Fiqih I’tikaf

I’tikaf arti asalnya ibadah, maksudnya ibadah di masjid selama 10 hari dan malam terakhir Ramadlan tanpa keluar dari masjid kecuali untuk satu keperluan mendesak manusiawi yang tidak bisa diamalkan di masjid. Hukum i’tikaf sunnah muakkadah (sangat ditekankan) karena Nabi saw menganjurkan dan mengamalkan tanpa pernah melewatkannya sekalipun sampai akhir wafatnya. Bagi yang tidak mampu i’tikaf 10 hari/malam terakhir Nabi saw menganjurkan semampunya dengan batasan minimal tiga malam. Termasuk tetap dianjurkan untuk menghidupkan malamnya saja seandainya i’tikaf siang malam belum mampu diamalkan.

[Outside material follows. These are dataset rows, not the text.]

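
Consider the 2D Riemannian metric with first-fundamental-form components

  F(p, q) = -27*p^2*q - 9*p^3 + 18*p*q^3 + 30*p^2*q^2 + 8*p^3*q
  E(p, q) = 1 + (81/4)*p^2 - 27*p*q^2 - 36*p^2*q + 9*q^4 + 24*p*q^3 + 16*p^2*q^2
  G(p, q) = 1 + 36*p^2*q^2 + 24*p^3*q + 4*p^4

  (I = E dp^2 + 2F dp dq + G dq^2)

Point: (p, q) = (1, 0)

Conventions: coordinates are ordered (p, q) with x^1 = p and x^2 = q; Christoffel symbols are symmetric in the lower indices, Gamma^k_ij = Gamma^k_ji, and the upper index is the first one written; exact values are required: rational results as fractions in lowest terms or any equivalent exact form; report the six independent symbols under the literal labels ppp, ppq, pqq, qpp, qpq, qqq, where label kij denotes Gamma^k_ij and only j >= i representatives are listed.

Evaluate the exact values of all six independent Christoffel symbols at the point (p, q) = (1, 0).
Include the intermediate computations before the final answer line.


E = 85/4, F = -9, G = 5 at the point
E_p = 81/2, E_q = -36, F_p = -27, F_q = -19, G_p = 16, G_q = 24
EG - F^2 = 101/4;  g^inv = (4/101) * [[5, 9], [9, 85/4]]
first-kind symbols [ij,l] = (1/2)(d_i g_jl + d_j g_il - d_l g_ij): [pp,p] = E_p/2 = 81/4, [pp,q] = F_p - E_q/2 = -9, [pq,p] = E_q/2 = -18, [pq,q] = G_p/2 = 8, [qq,p] = F_q - G_p/2 = -27, [qq,q] = G_q/2 = 12
Gamma^p_ij = (G*[ij,p] - F*[ij,q])/(EG - F^2), Gamma^q_ij = (E*[ij,q] - F*[ij,p])/(EG - F^2)

Answer: Gamma_ppp = 81/101, Gamma_ppq = -72/101, Gamma_pqq = -108/101, Gamma_qpp = -36/101, Gamma_qpq = 32/101, Gamma_qqq = 48/101


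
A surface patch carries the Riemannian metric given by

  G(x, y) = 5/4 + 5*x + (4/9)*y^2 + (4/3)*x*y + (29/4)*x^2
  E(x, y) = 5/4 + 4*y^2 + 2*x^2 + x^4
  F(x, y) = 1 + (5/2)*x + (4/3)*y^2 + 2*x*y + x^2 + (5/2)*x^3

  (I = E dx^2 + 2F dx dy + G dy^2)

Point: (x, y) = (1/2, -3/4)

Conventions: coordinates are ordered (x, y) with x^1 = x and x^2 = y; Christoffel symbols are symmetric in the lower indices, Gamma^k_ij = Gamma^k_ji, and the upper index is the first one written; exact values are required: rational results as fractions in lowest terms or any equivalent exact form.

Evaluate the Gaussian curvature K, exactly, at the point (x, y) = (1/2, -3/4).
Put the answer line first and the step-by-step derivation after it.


Answer: K = 7104/21875

E = 65/16, F = 45/16, G = 85/16, EG - F^2 = 875/64 at the point
E_x = 5/2, E_y = -6, F_x = 31/8, F_y = -1, G_x = 45/4, G_y = 0
E_yy = 8, F_xy = 2, G_xx = 29/2
By Brioschi, K is (det M1 - det M2) divided by (EG - F^2) squared.
M1 = [[-E_yy/2 + F_xy - G_xx/2, E_x/2, F_x - E_y/2], [F_y - G_x/2, E, F], [G_y/2, F, G]] = [[-37/4, 5/4, 55/8], [-53/8, 65/16, 45/16], [0, 45/16, 85/16]]; det M1 = -215625/1024
M2 = [[0, E_y/2, G_x/2], [E_y/2, E, F], [G_x/2, F, G]] = [[0, -3, 45/8], [-3, 65/16, 45/16], [45/8, 45/16, 85/16]]; det M2 = -277785/1024
det M1 - det M2 = 3885/64; K = 3885/64 / (875/64)^2 = 7104/21875


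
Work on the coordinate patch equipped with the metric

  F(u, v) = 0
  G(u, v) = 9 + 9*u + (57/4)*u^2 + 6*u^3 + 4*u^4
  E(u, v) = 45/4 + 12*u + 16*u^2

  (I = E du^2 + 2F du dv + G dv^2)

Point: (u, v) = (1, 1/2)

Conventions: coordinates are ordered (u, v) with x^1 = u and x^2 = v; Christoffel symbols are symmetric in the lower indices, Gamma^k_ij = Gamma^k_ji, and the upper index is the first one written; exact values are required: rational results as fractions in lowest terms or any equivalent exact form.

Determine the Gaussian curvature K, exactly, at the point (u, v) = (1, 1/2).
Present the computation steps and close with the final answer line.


E = 157/4, F = 0, G = 169/4, EG - F^2 = 26533/16 at the point
E_u = 44, E_v = 0, F_u = 0, F_v = 0, G_u = 143/2, G_v = 0
E_vv = 0, F_uv = 0, G_uu = 225/2
By Brioschi, K is (det M1 - det M2) divided by (EG - F^2) squared.
M1 = [[-E_vv/2 + F_uv - G_uu/2, E_u/2, F_u - E_v/2], [F_v - G_u/2, E, F], [G_v/2, F, G]] = [[-225/4, 22, 0], [-143/4, 157/4, 0], [0, 0, 169/4]]; det M1 = -3843229/64
M2 = [[0, E_v/2, G_u/2], [E_v/2, E, F], [G_u/2, F, G]] = [[0, 0, 143/4], [0, 157/4, 0], [143/4, 0, 169/4]]; det M2 = -3210493/64
det M1 - det M2 = -19773/2; K = -19773/2 / (26533/16)^2 = -1152/320437

Answer: K = -1152/320437


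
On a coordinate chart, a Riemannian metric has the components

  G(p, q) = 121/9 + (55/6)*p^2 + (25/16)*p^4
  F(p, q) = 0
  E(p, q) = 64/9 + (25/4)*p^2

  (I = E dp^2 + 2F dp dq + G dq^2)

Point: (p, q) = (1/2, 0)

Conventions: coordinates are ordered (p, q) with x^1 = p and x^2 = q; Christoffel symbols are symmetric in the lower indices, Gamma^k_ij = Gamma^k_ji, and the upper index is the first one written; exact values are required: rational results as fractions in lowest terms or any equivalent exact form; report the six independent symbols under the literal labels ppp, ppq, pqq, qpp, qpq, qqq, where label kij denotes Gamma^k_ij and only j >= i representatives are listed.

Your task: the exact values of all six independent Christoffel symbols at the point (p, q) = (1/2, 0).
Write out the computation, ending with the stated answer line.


E = 1249/144, F = 0, G = 36481/2304 at the point
E_p = 25/4, E_q = 0, F_p = 0, F_q = 0, G_p = 955/96, G_q = 0
EG - F^2 = 45564769/331776;  g^inv = (331776/45564769) * [[36481/2304, 0], [0, 1249/144]]
first-kind symbols [ij,l] = (1/2)(d_i g_jl + d_j g_il - d_l g_ij): [pp,p] = E_p/2 = 25/8, [pp,q] = F_p - E_q/2 = 0, [pq,p] = E_q/2 = 0, [pq,q] = G_p/2 = 955/192, [qq,p] = F_q - G_p/2 = -955/192, [qq,q] = G_q/2 = 0
Gamma^p_ij = (G*[ij,p] - F*[ij,q])/(EG - F^2), Gamma^q_ij = (E*[ij,q] - F*[ij,p])/(EG - F^2)

Answer: Gamma_ppp = 450/1249, Gamma_ppq = 0, Gamma_pqq = -2865/4996, Gamma_qpp = 0, Gamma_qpq = 60/191, Gamma_qqq = 0


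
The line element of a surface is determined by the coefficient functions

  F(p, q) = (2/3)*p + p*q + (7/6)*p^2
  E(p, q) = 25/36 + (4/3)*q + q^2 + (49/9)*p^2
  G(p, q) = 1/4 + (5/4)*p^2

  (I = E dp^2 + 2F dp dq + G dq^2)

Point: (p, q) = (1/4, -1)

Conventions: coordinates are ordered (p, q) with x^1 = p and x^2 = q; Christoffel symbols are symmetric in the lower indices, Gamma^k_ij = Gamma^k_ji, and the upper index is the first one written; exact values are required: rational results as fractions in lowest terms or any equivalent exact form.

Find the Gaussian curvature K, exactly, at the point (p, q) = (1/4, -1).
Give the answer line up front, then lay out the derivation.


Answer: K = -207648/70225

E = 101/144, F = -1/96, G = 21/64, EG - F^2 = 265/1152 at the point
E_p = 49/18, E_q = -2/3, F_p = 1/4, F_q = 1/4, G_p = 5/8, G_q = 0
E_qq = 2, F_pq = 1, G_pp = 5/2
K follows from Brioschi's formula, (det M1 - det M2)/(EG - F^2)^2.
M1 = [[-E_qq/2 + F_pq - G_pp/2, E_p/2, F_p - E_q/2], [F_q - G_p/2, E, F], [G_q/2, F, G]] = [[-5/4, 49/36, 7/12], [-1/16, 101/144, -1/96], [0, -1/96, 21/64]]; det M1 = -9557/36864
M2 = [[0, E_q/2, G_p/2], [E_q/2, E, F], [G_p/2, F, G]] = [[0, -1/3, 5/16], [-1/3, 101/144, -1/96], [5/16, -1/96, 21/64]]; det M2 = -421/4096
det M1 - det M2 = -721/4608; K = -721/4608 / (265/1152)^2 = -207648/70225


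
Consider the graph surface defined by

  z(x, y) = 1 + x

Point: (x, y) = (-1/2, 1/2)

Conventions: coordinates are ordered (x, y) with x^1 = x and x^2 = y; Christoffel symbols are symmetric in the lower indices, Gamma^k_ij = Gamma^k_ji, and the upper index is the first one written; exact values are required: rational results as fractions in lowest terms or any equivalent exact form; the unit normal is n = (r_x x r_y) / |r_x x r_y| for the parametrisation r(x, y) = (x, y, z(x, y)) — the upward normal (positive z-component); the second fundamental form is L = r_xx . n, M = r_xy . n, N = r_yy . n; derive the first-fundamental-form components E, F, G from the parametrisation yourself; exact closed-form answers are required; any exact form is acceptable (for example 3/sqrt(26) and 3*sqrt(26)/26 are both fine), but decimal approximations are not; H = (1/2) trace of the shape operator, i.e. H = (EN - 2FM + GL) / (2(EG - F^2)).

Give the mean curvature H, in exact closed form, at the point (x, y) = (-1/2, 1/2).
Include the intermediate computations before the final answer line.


z_x = 1, z_y = 0, z_xx = 0, z_xy = 0, z_yy = 0
E = 2, F = 0, G = 1; answer radicand W^2 = 2
unnormalised second-form numerators: l = 0, m = 0, n = 0; L = l/sqrt(2), and similarly M = m/sqrt(W^2), N = n/sqrt(W^2)
H = (E*n - 2*F*m + G*l) / (2*(EG - F^2)*sqrt(W^2)); E*n - 2*F*m + G*l = 0, EG - F^2 = 2, so H = (0)/sqrt(2)

Answer: H = 0


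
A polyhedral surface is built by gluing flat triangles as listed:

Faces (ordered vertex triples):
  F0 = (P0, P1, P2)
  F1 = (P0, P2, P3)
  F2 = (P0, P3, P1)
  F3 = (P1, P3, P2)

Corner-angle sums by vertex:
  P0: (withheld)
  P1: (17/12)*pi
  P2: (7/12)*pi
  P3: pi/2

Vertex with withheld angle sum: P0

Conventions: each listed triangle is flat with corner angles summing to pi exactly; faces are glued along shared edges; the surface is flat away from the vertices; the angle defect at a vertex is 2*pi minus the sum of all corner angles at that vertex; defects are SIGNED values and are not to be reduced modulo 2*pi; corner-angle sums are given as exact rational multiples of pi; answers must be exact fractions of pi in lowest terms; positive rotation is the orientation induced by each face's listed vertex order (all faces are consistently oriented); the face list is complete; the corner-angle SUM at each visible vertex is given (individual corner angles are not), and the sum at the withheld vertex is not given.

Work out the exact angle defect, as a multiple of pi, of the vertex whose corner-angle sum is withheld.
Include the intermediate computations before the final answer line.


V = 4, E = 6, F = 4; chi = V - E + F = 2
Gauss-Bonnet: total defect = 2*pi*chi = 4*pi; visible defects sum to (7/2)*pi

Answer: defect(P0) = pi/2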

I’tikaf Ramadlan harus dilaksanakan di masjid berdasarkan firman Allah swt dalam al-Qur`an:

وَلَا تُبَٰشِرُوهُنَّ وَأَنتُمۡ عَٰكِفُونَ فِي ٱلۡمَسَٰجِدِۗ

Janganlah kalian campuri mereka (istri) sedang kalian beri’tikaf di dalam masjid (QS. al-Baqarah [2] : 187).

Yang Dilarang ketika I’tikaf
‘Aisyah ra kemudian menjelaskan:

السُّنَّةُ عَلَى الْمُعْتَكِفِ أَنْ لاَ يَعُودَ مَرِيضًا وَلاَ يَشْهَدَ جَنَازَةً وَلاَ يَمَسَّ امْرَأَةً وَلاَ يُبَاشِرَهَا وَلاَ يَخْرُجَ لِحَاجَةٍ إِلاَّ لِمَا لاَ بُدَّ مِنْهُ وَلاَ اعْتِكَافَ إِلاَّ بِصَوْمٍ وَلاَ اعْتِكَافَ إِلاَّ فِى مَسْجِدٍ جَامِعٍ

Sunnah bagi orang yang beri’tikaf adalah tidak menengok orang yang sakit, menghadiri jenazah, menyentuh istri dan bercumbu dengannya, dan tidak keluar dari masjid kecuali karena suatu keperluan yang tidak bisa dilaksanakan di masjid. Tidak ada i’tikaf kecuali dengan shaum dan tidak ada i’tikaf kecuali di masjid jami’ (yang ada shalat berjama’ah dan jum’at) (Sunan Abi Dawud bab al-mu’takif ya’udul-maridl no. 2475).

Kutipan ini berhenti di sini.